Freeing memory on each step?

I have a model that operates on inputs of variable length. At inference time, I need to split the data into chunks of fixed size, else I will get a cuda oom. I set the size of the chunks to be as large as possible, so as to fill my GPU memory. The code goes like this:

    # Forward chunks
    chunks = extract_chunks(input)    # Returns numpy arrays
    for chunk in chunks:
        x, y_true = collate([chunk])  # Collate a single chunk into a batch, returns CPU tensors
        x, y_true = x.cuda(), y_true.cuda()
        y_pred = model(x)

And I monitor my GPU usage (with nvidia-smi) when running this code.

I noticed that if I add the line

        # Free the memory
        del x, y_pred, y_true

at the end of the loop, the memory usage is halved, and I can effectively double my chunk size. There seems to be no overhead for doing this either. What is going on here?

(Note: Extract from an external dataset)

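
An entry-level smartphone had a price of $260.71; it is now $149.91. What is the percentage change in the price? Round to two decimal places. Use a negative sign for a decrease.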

I realized that I had forgotten to wrap my loop with torch.no_grad(). The behaviour does not occur anymore. Does that mean that gradients were not deleted until calling del?

Did you store y_pred or any other tensor attached to the computation graph somehow?
Usually you see the memory growing if you store a tensor with the computation graph, e.g.

output = model(data)
loss = criterion(output, target)
losses.append(loss)   # will store the whole computation graph -> increased memory usage

I haven’t. There isn’t much more to the code than what I wrote.